The movement still exists, but it’ll never wield the same social or even political power again. However, a by-product of that movement was a passionate debate over the difference between erotica and pornography.
That’s because we – meaning pretty well all humans – like looking at movies and images of sexy people, and sexy people doing sexy things. This is something we share with the other higher primates, as it turns out.
Anyway, it became necessary to say that some sexy movies or images weren’t pornography, so they’d escape any blanket condemnation or ban.
It became one of those irregular verbs:
- he faps to horrible women-hating filth;
- you fap to pornography;
- I fap to erotica.
Anyway, no-one ever managed a useful way of distinguishing these three terms. Which, for example, is this?
It’s a picture of a woman glowing red from recent cruel treatment. The model’s head has been removed from the image, and the photograph invites the viewer to focus only on her ass.
Andrea Dworkin, weeping bitter tears, would have said the image steals her personhood: she’s just a body, a woman beaten. That’s the argument for it being porn.
On the other hand, the red is from a hand spanking desired and enjoyed by both parties, and her head was edited out (and her cunt obscured) to respect the model’s wishes. The spanking was given, and the photo taken, by her lover, your humble narrator and servant.
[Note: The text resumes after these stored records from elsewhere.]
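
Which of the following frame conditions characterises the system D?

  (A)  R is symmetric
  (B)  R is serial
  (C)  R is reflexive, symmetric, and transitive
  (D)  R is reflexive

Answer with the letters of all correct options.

B

(A) this class determines KB, not D.
(B) D is sound and complete for exactly this class.
(C) this class determines S5, not D.
(D) this class determines T (= KT), not D.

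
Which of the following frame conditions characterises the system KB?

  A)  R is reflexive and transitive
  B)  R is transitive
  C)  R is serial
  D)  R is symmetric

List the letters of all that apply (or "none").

(A) this class determines S4, not KB.
(B) this class determines K4, not KB.
(C) this class determines D, not KB.
(D) KB is sound and complete for exactly this class.

D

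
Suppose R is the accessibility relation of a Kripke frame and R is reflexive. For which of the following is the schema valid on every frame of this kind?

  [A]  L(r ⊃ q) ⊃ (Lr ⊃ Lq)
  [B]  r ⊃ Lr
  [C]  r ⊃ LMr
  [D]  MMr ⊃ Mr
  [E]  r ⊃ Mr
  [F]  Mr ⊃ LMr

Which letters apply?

A reflexive relation is serial.
(A) L(r ⊃ q) ⊃ (Lr ⊃ Lq) is axiom K, valid on every Kripke frame — valid.
(B) r ⊃ Lr is valid only on frames where every R-edge is a self-loop. Such an R need not be a subset of the identity — not valid.
(C) r ⊃ LMr is axiom B; it is valid on a frame exactly when R is symmetric. Such an R need not be symmetric, so not valid.
(D) MMr ⊃ Mr is the dual of axiom 4, which corresponds to transitivity. Such an R need not be transitive — not valid.
(E) the dual of axiom T: valid iff R is reflexive. Every such R is reflexive — valid.
(F) Mr ⊃ LMr is axiom 5, which corresponds to the euclidean property. Such an R need not be euclidean — not valid.

A, E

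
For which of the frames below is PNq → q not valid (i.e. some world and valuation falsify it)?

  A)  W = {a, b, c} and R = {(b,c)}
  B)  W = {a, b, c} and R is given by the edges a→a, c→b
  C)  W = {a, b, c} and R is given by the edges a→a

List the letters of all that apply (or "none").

A, B

The schema PNq → q is the dual of axiom B; it is valid on a frame iff R is symmetric.
(A) R is not symmetric (b R c but not c R b), so the schema fails here.
(B) R is not symmetric (c R b but not b R c), so the schema fails here.
(C) R is symmetric (every R-edge is matched by its reverse), so the schema is valid here.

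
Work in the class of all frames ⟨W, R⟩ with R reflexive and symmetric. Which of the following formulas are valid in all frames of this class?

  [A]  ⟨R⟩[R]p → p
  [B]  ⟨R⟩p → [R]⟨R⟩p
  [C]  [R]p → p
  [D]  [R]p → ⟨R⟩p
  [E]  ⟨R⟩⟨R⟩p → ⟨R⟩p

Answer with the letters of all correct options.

A, C, D

Reflexive relations are serial.
(A) the dual of axiom B: valid iff R is symmetric. Every such R is symmetric — valid.
(B) ⟨R⟩p → [R]⟨R⟩p (axiom 5) characterises the euclidean frames. Such an R need not be euclidean — not valid.
(C) [R]p → p is axiom T, which corresponds to reflexivity. Every such R is reflexive — valid.
(D) [R]p → ⟨R⟩p (axiom D) characterises the serial frames. Every such R is serial — valid.
(E) ⟨R⟩⟨R⟩p → ⟨R⟩p is the dual of axiom 4; it is valid on a frame exactly when R is transitive. Such an R need not be transitive, so not valid.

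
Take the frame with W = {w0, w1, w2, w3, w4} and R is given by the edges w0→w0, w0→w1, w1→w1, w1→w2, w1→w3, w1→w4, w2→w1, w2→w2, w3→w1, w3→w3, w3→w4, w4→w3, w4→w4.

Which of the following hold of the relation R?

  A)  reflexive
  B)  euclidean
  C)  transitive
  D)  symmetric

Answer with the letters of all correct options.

(A) reflexive: each world relates to itself.
(B) not euclidean: w0 R w1 and w0 R w0 but not w1 R w0.
(C) not transitive: w0 R w1 and w1 R w2 but not w0 R w2.
(D) not symmetric: w0 R w1 but not w1 R w0.

A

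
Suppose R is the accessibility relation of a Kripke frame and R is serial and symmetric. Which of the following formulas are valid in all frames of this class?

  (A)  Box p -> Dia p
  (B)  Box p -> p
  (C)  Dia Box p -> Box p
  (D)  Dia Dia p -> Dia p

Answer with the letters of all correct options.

A

(A) axiom D: valid iff R is serial. Every such R is serial — valid.
(B) Box p -> p is axiom T; it is valid on a frame exactly when R is reflexive. Such an R need not be reflexive, so not valid.
(C) Dia Box p -> Box p is the dual of axiom 5, which corresponds to the euclidean property. Such an R need not be euclidean — not valid.
(D) the dual of axiom 4: valid iff R is transitive. Such an R need not be transitive — not valid.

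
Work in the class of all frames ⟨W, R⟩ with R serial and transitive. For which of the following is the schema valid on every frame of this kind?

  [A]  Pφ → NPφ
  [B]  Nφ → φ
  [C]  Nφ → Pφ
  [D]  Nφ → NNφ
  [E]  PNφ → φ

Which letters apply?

(A) Pφ → NPφ is axiom 5; it is valid on a frame exactly when R is euclidean. Such an R need not be euclidean, so not valid.
(B) Nφ → φ is axiom T, which corresponds to reflexivity. Such an R need not be reflexive — not valid.
(C) Nφ → Pφ is axiom D; it is valid on a frame exactly when R is serial. Every such R is serial, so valid.
(D) Nφ → NNφ is axiom 4; it is valid on a frame exactly when R is transitive. Every such R is transitive, so valid.
(E) PNφ → φ (the dual of axiom B) characterises the symmetric frames. Such an R need not be symmetric — not valid.

C, D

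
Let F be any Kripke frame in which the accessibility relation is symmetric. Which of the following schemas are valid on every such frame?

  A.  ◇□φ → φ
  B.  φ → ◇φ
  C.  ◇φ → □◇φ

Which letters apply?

A

(A) the dual of axiom B: valid iff R is symmetric. Every such R is symmetric — valid.
(B) φ → ◇φ is the dual of axiom T; it is valid on a frame exactly when R is reflexive. Such an R need not be reflexive, so not valid.
(C) ◇φ → □◇φ (axiom 5) characterises the euclidean frames. Such an R need not be euclidean — not valid.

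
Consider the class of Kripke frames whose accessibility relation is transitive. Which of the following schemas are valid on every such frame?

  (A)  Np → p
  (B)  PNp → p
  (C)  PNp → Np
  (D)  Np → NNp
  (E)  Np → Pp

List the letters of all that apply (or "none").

D

(A) Np → p is axiom T, which corresponds to reflexivity. Such an R need not be reflexive — not valid.
(B) the dual of axiom B: valid iff R is symmetric. Such an R need not be symmetric — not valid.
(C) PNp → Np is the dual of axiom 5; it is valid on a frame exactly when R is euclidean. Such an R need not be euclidean, so not valid.
(D) Np → NNp is axiom 4, which corresponds to transitivity. Every such R is transitive — valid.
(E) Np → Pp (axiom D) characterises the serial frames. Such an R need not be serial — not valid.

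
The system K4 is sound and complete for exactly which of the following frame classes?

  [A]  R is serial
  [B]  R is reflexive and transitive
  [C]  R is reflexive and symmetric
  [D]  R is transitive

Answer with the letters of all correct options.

D

(A) this class determines D, not K4.
(B) this class determines S4, not K4.
(C) this class determines B (= KTB), not K4.
(D) K4 is sound and complete for exactly this class.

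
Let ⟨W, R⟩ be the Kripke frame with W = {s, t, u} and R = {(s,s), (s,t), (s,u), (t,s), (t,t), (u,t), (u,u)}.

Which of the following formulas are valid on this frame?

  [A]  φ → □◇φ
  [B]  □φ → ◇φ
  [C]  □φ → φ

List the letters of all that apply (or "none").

B, C

R is reflexive: each world relates to itself.
R is not symmetric: s R u but not u R s.
R is serial: every world has an R-successor.
(A) φ → □◇φ is axiom B; it is valid on a frame exactly when R is symmetric. R is not symmetric, so not valid.
(B) □φ → ◇φ is axiom D; it is valid on a frame exactly when R is serial. R is serial, so valid.
(C) □φ → φ is axiom T; it is valid on a frame exactly when R is reflexive. R is reflexive, so valid.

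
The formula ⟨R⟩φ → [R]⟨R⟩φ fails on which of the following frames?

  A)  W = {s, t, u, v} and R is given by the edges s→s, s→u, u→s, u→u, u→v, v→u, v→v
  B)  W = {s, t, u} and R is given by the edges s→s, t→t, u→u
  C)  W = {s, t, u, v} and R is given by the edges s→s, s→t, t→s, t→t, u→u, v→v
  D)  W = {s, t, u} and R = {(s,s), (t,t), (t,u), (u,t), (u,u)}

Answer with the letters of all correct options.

The schema ⟨R⟩φ → [R]⟨R⟩φ is axiom 5; it is valid on a frame iff R is euclidean.
(A) R is not euclidean (u R s and u R v but not s R v), so the schema fails here.
(B) R is euclidean (any two R-successors of the same world are R-related), so the schema is valid here.
(C) R is euclidean (any two R-successors of the same world are R-related), so the schema is valid here.
(D) R is euclidean (any two R-successors of the same world are R-related), so the schema is valid here.

A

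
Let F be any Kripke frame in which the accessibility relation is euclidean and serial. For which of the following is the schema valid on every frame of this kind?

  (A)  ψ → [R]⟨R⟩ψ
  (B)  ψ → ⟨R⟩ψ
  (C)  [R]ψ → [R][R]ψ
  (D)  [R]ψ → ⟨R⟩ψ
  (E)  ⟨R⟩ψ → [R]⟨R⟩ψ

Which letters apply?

(A) axiom B: valid iff R is symmetric. Such an R need not be symmetric — not valid.
(B) ψ → ⟨R⟩ψ is the dual of axiom T, which corresponds to reflexivity. Such an R need not be reflexive — not valid.
(C) [R]ψ → [R][R]ψ is axiom 4; it is valid on a frame exactly when R is transitive. Such an R need not be transitive, so not valid.
(D) axiom D: valid iff R is serial. Every such R is serial — valid.
(E) ⟨R⟩ψ → [R]⟨R⟩ψ is axiom 5, which corresponds to the euclidean property. Every such R is euclidean — valid.

D, E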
It’s a record of love.
So is it erotic, or pornographic? I think it’s both, because to me there’s little difference between the words except for their rhetorical overtones.
Aristotle, oddly enough, sorted this issue out in the 4th Century BCE, when he said that the difference between a king and a tyrant is that a tyrant is a king of whom the speaker disapproves. Following Aristotle, horrible woman-hating filthy pornography is erotica that someone disapproves of, while erotica is pornography (etc) that someone approves of.
Anyway, I think it’s a sexy image. I hope you like it.
One other suggested distinction is that erotica is indirect, subtle, symbolic, and therefore good, while pornography is blatant and blunt, and therefore bad.
There’s more to be said about that. But I’m out of time.
Also space.
Note: This is my first ever Sinful Sunday post!